Once trained, ‘Nightwatch Advocates’ then teach colleagues and those around them to also become part of a Nightwatch community.

A spokesperson for Barnardo’s charity said: “Everyday taxi drivers see and hear the daily lives of people using their vehicles. By being vigilant and curious, taxi drivers could recognise when a child is being sexually exploited. It might be overhearing young people talking about a party they are going to where there will be concerning adults, witnessing an adult with a child acting sexually inappropriately, or maybe a child telling you themselves that they are being harmed by others.

“Sometimes it can feel hard to intervene or act when you hear something you are worried about, we want drivers to feel increased confidence in their ability to report abuse and potentially make a life changing difference for a child.”

According to the children’s charity, taxi drivers can prepare themselves for situations of child sexual exploitation by:

  • Feeling confident to call the police or report concerns when something doesn’t feel right

  • Taking up opportunities to receive training around child abuse and exploitation

  • Preparing for a situation where a young person may ask them for help and thinking about how they would react.

Taxi drivers can look out for:

  • Children travelling late at night or when they should be in school

  • Children seeming anxious, scared or distressed

  • Children who appear angry, argumentative or

  • overly defensive

  • Adults who refuse to let children speak or seem to be controlling the child’s behaviour and movements

  • Children who are with an older person or group of older people who they do not seem to be related to

  • Children being taken to adult only venues or concerning areas, for example nightclubs, casinos or known areas for criminality

  • Children who appear to be under the influence of alcohol or drugs.

The charity’s spokesperson added: “Barnardo’s Nightwatch training provides an introduction to child sexual exploitation.
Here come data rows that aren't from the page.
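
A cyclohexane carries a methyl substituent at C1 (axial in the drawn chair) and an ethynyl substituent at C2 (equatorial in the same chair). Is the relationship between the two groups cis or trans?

cis

C1 and C2 have opposite parity, so their axial bonds point in opposite directions.
With opposite-parity carbons, two substituents on the same face are one axial and one equatorial; opposite faces give both axial or both equatorial.
Here the groups are axial/equatorial → same face → cis.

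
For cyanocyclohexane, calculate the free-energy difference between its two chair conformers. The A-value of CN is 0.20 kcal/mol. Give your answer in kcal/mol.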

The training covers what we mean by child sexual exploitation, what can make children vulnerable to being exploited, why it is hard for children to speak out about abuse and how we can react to keep children safe. The free training is non- judgemental and opens up many avenues for reflection and debate.”

The training has helped numerous night-time sectors, ranging from the police to the hotel industry across the capital, to increase their understanding of CSE. By undertaking the Nightwatch training, the charity says that organisations have felt motivated to put child exploitation on their daily agenda.

As part of newly introduced statutory guidance in the summer, the taxi trade should expect the introduction of mandatory safeguarding and equality awareness training in the near future.